To be clear, banks should not be charged the headline GST figure, because they can claim a significant amount back from the taxman under a rule specific to finance firms, tax experts said. The current recovery rate for banks, which is set annually, is 72 per cent, tax experts said. Based on today's rate, banks could effectively be charged about 2 per cent for qualifying services bought from aboard.

The applied rate differs across the industry, and reflects how much of financing has gone to consumers versus corporates, tax experts said.

Banks that outsource to overseas vendors the processing of documents and customer service calls, or buy IT services from abroad, should see a higher tax bill.

The consultation draft from IRAS this week added that fees of directors who do not reside in Singapore can be taxed. So will legal and professional services related to overseas collaterals, among other things.

BT understands that there was lobbying from banks on excluding salaries as an expense that would incur GST, with salaries typically being the largest expense for most organisations. In the current IRAS consultation draft, IRAS said the wage component of inter-branch transactions is excluded from GST accounting.

The move will inevitably erode some cost competitiveness, said Koh Soo How, Asia-Pacific indirect tax leader, PwC Singapore. He pointed out that Hong Kong is unlikely to take the same path. Hong Kong does not charge GST.

The affected industries are taking a wait-and-see approach, noting that the changes only take effect in 2020.

OCBC's head of group tax Jane Lim said the new tax measure is not likely to result in a major shift in the bank's procurement decisions.

"We are unable to ascertain the new measure's full impact on our bank at this point as the implementation details have yet to be finalised. But based on our preliminary assessment, we do not expect the expenses arising from this change to be significant," she told The Business Times.

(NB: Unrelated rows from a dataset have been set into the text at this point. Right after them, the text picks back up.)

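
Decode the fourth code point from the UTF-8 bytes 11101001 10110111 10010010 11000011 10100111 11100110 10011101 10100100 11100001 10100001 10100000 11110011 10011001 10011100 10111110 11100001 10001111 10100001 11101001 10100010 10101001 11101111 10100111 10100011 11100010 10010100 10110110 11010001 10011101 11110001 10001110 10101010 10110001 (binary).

U+1860

Offset 0: leading byte 0xE9 = 11101001 → 3-byte char #1 = E9 B7 92.
Offset 3: leading byte 0xC3 = 11000011 → 2-byte char #2 = C3 A7.
Offset 5: leading byte 0xE6 = 11100110 → 3-byte char #3 = E6 9D A4.
Offset 8: leading byte 0xE1 = 11100001 → 3-byte char #4 = E1 A1 A0.
Leading byte 0xE1 = 11100001 matches 1110xxxx → 3-byte sequence.
Byte 1: 0xE1 = 11100001, payload 0001 (4 bits).
Byte 2: 0xA1 = 10100001 (10xxxxxx ✓), payload 100001.
Byte 3: 0xA0 = 10100000 (10xxxxxx ✓), payload 100000.
Concatenate: 0001100001100000 = 0x1860 (16 bits → U+1860).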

"Also, cost is just one criteria in our assessment of services overseas. We take into consideration a number of other factors including the nature and availability of the service."

A DBS spokesman said: "We are reviewing the guidance and will provide feedback to the relevant authorities to ensure that the new rules can be implemented effectively and efficiently. DBS reviews our operations and procurement policies regularly and will take into account the new GST requirements once IRAS has issued their confirmed guidance."

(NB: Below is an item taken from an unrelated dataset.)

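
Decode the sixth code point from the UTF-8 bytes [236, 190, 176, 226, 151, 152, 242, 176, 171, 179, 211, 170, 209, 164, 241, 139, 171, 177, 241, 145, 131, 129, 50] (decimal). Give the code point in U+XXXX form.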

UOB, CapitaLand and City Developments declined comment, saying it is premature to comment at this point.

There are meanwhile signs that Singapore's financial services firms have been taking some operations onshore. Anecdotally, banks here have offices at Changi Business Park.

A survey by recruitment firm Robert Half in October 2017 showed that 44 per cent of Singapore's chief financial officers (CFOs) within financial services have increased their level of onshoring in the last two years.

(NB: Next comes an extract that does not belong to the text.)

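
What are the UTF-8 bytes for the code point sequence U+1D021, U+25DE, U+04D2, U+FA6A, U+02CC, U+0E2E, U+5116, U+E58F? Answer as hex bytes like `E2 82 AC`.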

About 60 per cent of CFOs within financial services refer to the rising costs and skills shortage in offshore regions as reasons for returning onshore. Just under half also said they were motivated to move back given the complaints about service, and poor efficiency. Almost half of those who have returned business activities to Singapore say it has resulted in increased productivity, higher service quality, and better cost efficiency.

Still, banks - like many organisations - are constrained in hiring more foreign labour due to ongoing curbs. This is why they have also been using technology to boost productivity.

The Robert Half survey further showed that if there are specialised skills available here, 43 per cent of the CFOs polled would consider shutting down offshore activities.